Leonardo Padura é um jornalista e escritor cubano que ainda vive em Cuba. Foi distinguido, em 2012, com o Prémio Nacional da Crítica, com a Ordem das Artes e das Letras de França no ano seguinte e com o Prémio Princesa das Astúrias, em 2015, em Espanha. A obra de Padura é obra é bastante conhecida, principalmente devido aos livros “O Homem Que Amava os Cães”, “Água por Toda Parte”, “Como Poeira ao Vento” e “Febre de Cavalo”. Muitos dos seus romances retratam a vida cubana contemporânea sob a perspectiva de uma geração, apresentando personagens fascinantes como Mario Conde.
Leonardo Padura, o que é que mais o fascina hoje em dia?
Bem, há muitas coisas que me fascinam. Estar vivo é a coisa mais fascinante.

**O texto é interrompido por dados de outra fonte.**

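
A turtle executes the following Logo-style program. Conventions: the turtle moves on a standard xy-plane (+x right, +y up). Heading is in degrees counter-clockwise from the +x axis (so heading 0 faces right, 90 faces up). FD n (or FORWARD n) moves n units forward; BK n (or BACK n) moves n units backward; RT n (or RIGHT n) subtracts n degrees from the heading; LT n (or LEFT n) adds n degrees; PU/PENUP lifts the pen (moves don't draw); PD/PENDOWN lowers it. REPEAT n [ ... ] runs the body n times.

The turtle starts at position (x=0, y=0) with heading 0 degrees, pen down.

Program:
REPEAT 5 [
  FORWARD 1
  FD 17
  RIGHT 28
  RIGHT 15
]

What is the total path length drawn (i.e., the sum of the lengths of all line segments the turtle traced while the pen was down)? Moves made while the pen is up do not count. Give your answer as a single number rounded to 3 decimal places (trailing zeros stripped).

Answer: 90

Derivation:
Executing turtle program step by step:
Start: pos=(0,0), heading=0, pen down
REPEAT 5 [
  -- iteration 1/5 --
  FD 1: (0,0) -> (1,0) [heading=0, draw]
  FD 17: (1,0) -> (18,0) [heading=0, draw]
  RT 28: heading 0 -> 332
  RT 15: heading 332 -> 317
  -- iteration 2/5 --
  FD 1: (18,0) -> (18.731,-0.682) [heading=317, draw]
  FD 17: (18.731,-0.682) -> (31.164,-12.276) [heading=317, draw]
  RT 28: heading 317 -> 289
  RT 15: heading 289 -> 274
  -- iteration 3/5 --
  FD 1: (31.164,-12.276) -> (31.234,-13.274) [heading=274, draw]
  FD 17: (31.234,-13.274) -> (32.42,-30.232) [heading=274, draw]
  RT 28: heading 274 -> 246
  RT 15: heading 246 -> 231
  -- iteration 4/5 --
  FD 1: (32.42,-30.232) -> (31.791,-31.009) [heading=231, draw]
  FD 17: (31.791,-31.009) -> (21.092,-44.221) [heading=231, draw]
  RT 28: heading 231 -> 203
  RT 15: heading 203 -> 188
  -- iteration 5/5 --
  FD 1: (21.092,-44.221) -> (20.102,-44.36) [heading=188, draw]
  FD 17: (20.102,-44.36) -> (3.267,-46.726) [heading=188, draw]
  RT 28: heading 188 -> 160
  RT 15: heading 160 -> 145
]
Final: pos=(3.267,-46.726), heading=145, 10 segment(s) drawn

Segment lengths:
  seg 1: (0,0) -> (1,0), length = 1
  seg 2: (1,0) -> (18,0), length = 17
  seg 3: (18,0) -> (18.731,-0.682), length = 1
  seg 4: (18.731,-0.682) -> (31.164,-12.276), length = 17
  seg 5: (31.164,-12.276) -> (31.234,-13.274), length = 1
  seg 6: (31.234,-13.274) -> (32.42,-30.232), length = 17
  seg 7: (32.42,-30.232) -> (31.791,-31.009), length = 1
  seg 8: (31.791,-31.009) -> (21.092,-44.221), length = 17
  seg 9: (21.092,-44.221) -> (20.102,-44.36), length = 1
  seg 10: (20.102,-44.36) -> (3.267,-46.726), length = 17
Total = 90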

E tentar permanecer vivo é um esforço que nasce desse fascínio, um esforço que se tenta realizar. Olho ao redor e vejo um mundo muito complexo, no qual muitos paradigmas em que antes acreditava e que me fascinavam se deterioraram. Alguns até se perderam. Mas, felizmente, outros foram preservados. E acredito que, por exemplo, a possibilidade do amor, a possibilidade da amizade, da solidariedade, da fraternidade, está num nível mais elevado. Até mesmo que as pessoas ainda sintam essas necessidades e continuem a praticar essas possibilidades. Acho que essas são coisas fascinantes. Sou fascinado por viajar, ver outros lugares, estar em lugares onde sempre descubro coisas novas. Sou fascinado por ler escritores que não conheço e pensar: “Como eu perdi a oportunidade de ler este livro, ou ver este filme, ou ir a este museu e ver estas obras de arte”. Acho o mundo fascinante e, infelizmente, há muitas coisas que minam esse fascínio”.